BayeSQP: Bayesian Optimization through Sequential Quadratic Programming

We introduce BayeSQP, a novel algorithm for general black-box optimization that merges the structure of sequential quadratic programming with concepts from Bayesian optimization. BayeSQP employs second-order Gaussian process surrogates for both the objective and constraints to jointly model the function values, gradients, and Hessian from only zero-order information. At each iteration, a local subproblem is constructed using the GP posterior estimates and solved to obtain a search direction. Crucially, the formulation of the subproblem explicitly incorporates uncertainty in both the function and derivative estimates, resulting in a tractable second-order cone program for high probability improvements under model uncertainty. A subsequent one-dimensional line search via constrained Thompson sampling selects the next evaluation point. Empirical results show thatBayeSQP outperforms state-of-the-art methods in specific high-dimensional settings. Our algorithm offers a principled and flexible framework that bridges classical optimization techniques with modern approaches to black-box optimization.

💡 Research Summary

The paper introduces BayeSQP, a novel algorithm that blends the classical sequential quadratic programming (SQP) framework with modern Bayesian optimization (BO) techniques to tackle constrained black‑box optimization problems in high‑dimensional spaces. The key innovation lies in employing second‑order Gaussian process (GP) surrogates for both the objective and any constraints. By exploiting the fact that a GP is closed under linear operations, the authors are able to infer not only the function value but also the gradient and Hessian from purely zero‑order (function‑value) observations. The GP provides posterior means and covariances for these quantities, which are then used to construct a probabilistic model of the local landscape.

At each iteration, BayeSQP builds a local quadratic subproblem reminiscent of standard SQP. However, instead of using exact derivatives, the subproblem incorporates the GP posterior means as point estimates and explicitly accounts for uncertainty through a value‑at‑risk (VaR) formulation for the objective and a high‑probability feasibility constraint for each inequality. By assuming joint Gaussianity of the function, gradient, and Hessian, the probabilistic constraints can be transformed into deterministic second‑order cone constraints. Consequently, the entire subproblem becomes a second‑order cone program (SOCP), which can be solved efficiently with off‑the‑shelf solvers.

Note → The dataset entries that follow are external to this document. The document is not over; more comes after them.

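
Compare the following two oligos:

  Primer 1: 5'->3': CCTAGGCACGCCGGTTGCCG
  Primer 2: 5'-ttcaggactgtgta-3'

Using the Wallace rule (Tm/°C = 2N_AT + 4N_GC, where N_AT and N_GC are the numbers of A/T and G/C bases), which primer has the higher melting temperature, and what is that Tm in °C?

Primer 1: A+T=5, G+C=15 → Tm = 2(5)+4(15) = 70°C
Primer 2: A+T=8, G+C=6 → Tm = 2(8)+4(6) = 40°C
70°C vs 40°C → primer 1 is higher.

Primer 1, 70°C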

The solution of the SOCP yields a search direction (p_t). To determine a step length, the authors replace the traditional line‑search with a constrained Thompson sampling procedure that samples candidate points along the line (x_t + \alpha p_t) while enforcing the constraints. This stochastic line search respects the modeled uncertainty and ensures that the next evaluation point lies within the feasible region with high probability.

The algorithm proceeds iteratively: (1) collect zero‑order observations, (2) update the GP surrogates for objective and constraints, (3) compute the expected Hessian of the Lagrangian, (4) solve the uncertainty‑aware SOCP for (p_t), (5) perform constrained Thompson sampling to pick the next point, and (6) repeat until the evaluation budget is exhausted.

Experimental evaluation focuses on high‑dimensional constrained benchmark problems (typically >50 dimensions). BayeSQP is compared against state‑of‑the‑art high‑dimensional BO methods such as GIBO, TuRBO, and SCBO. Results show that BayeSQP achieves faster convergence, higher success rates, and better final objective values under the same evaluation budget, especially when constraints are present. The authors attribute these gains to the use of second‑order information and the explicit handling of uncertainty in both objective and constraints.

Strengths of the work include: (i) a principled way to obtain gradient and curvature information from only function evaluations, (ii) a robust subproblem formulation that guarantees high‑probability improvement, (iii) tractable conversion to an SOCP, and (iv) a unified treatment of constrained and unconstrained problems. Limitations are also acknowledged: the full covariance of the Hessian is omitted due to its prohibitive (O(d^4)) storage, potentially under‑representing curvature uncertainty in very high dimensions; the approach relies on smooth kernels and may struggle with non‑smooth or highly irregular functions; and the empirical study, while promising, is limited to a modest set of synthetic benchmarks without large‑scale real‑world applications. Moreover, the constrained Thompson sampling line search introduces additional hyper‑parameters (e.g., confidence levels, number of samples) that may require tuning.

In summary, BayeSQP presents a compelling integration of SQP and BO, offering a new local optimization paradigm that leverages second‑order GP models and uncertainty‑aware optimization. Future work could explore efficient approximations of Hessian covariance, alternative kernels for non‑smooth problems, scalability to thousands of dimensions and constraints, and broader validation on practical engineering design tasks.